Musk also charged Twitter with allegedly failing to continue to conduct its regular business — a breach of the purchase contract — noting it had fired two key, high-ranking employees while announcing it was laying off a third of its talent acquisition team.
In response, Twitter board chair Bret Taylor tweeted Friday the company intends to pursue legal action to close the transaction.
Musk had been hinting at his discomfort with the original purchase agreement within weeks of it being signed, tweeting about his concern about the volume of fake accounts on the site May 13.
Twitter has regularly disclosed in quarterly securities filings that it believes no more than 5 percent of the accounts on the site are fake or automated. And from the moment Musk began expressing fears of the bots’ pervasiveness, the company maintained it was satisfying its obligations under the terms of the purchase agreement.
Still, the stakes rose on June 6, when Musk’s attorneys filed a letter indicating that part of Musk’s financing for the deal was contingent on his receiving the bot information to evaluate the business.
Musk “is clearly entitled to the requested data to enable him to prepare for transitioning Twitter’s business to his ownership and to facilitate his transaction financing,” the lawyers wrote.
On June 8, the Washington Post reported Twitter had subsequently given access to even more information, including a raw feed of account activity.
“The whole issue of spam on the platform has been an issue for years,” said Ann Lipton, a law professor at Tulane University. “It would be surprising if that’s what gave him cold feet now.”
On June 14, Twitter issued a statement saying it “has and will continue to cooperatively share information with Mr. Musk to consummate the transaction in accordance with the terms of the merger agreement...We intend to close the transaction and enforce the merger agreement at the agreed price and terms.”
Nevertheless, on Thursday, the Washington Post reported the deal was in jeopardy because Musk felt he could still not verify the number of bot accounts on the platform.
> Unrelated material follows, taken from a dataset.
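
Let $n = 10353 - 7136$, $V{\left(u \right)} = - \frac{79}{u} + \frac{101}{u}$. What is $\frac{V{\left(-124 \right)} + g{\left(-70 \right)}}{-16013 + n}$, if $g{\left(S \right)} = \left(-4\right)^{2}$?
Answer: $- \frac{981}{793352} \approx -0.0012365$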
Some Twitter employees are expressing mixed feelings about Musk’s exit from the deal.
“I guess it feels like we won,” one employee who spoke on condition of anonymity told NBC News.
“But it feels like the end of the movie, where the characters are bloodied and bedraggled with a Michael Bay explosion behind them. We could see this was coming, but in the meantime he’s f---ing destroyed the company.”
Many commentators believe that given Twitter’s apparent compliance with Musk’s information requests, the spat over bots was instead a pretext for Musk to walk away from the deal entirely. They note that since Musk agreed to purchase the company at $54.20 a share, Twitter’s stock price has fallen to $36.81, shaving some $14 billion off its total value.
“If he were really concerned about the bot info, he’d sue,” Lipton said. “It seems more likely that it’s not really about that. Instead, he wants to claim Twitter is in breach of contract, so he doesn’t have to close.”
Although both sides agreed to pay $1 billion should either party withdraw from the agreement, Columbia University law professor Eric Talley says it is not simply a matter of Musk paying $1 billion to walk away. According to the terms of the agreement, Twitter likely believes it would first be able to ask a judge to force Musk to purchase the company, under what is known as a “specific performance” clause.
“There’s a real question of whether the $1 billion break fee sits second fiddle to Twitter’s option to ask for specific performance,” Talley said.
Talley also said the merger agreement explicitly notes that if Musk deliberately breaches the agreement, the $1 billion breakup fee is not the exclusive remedy.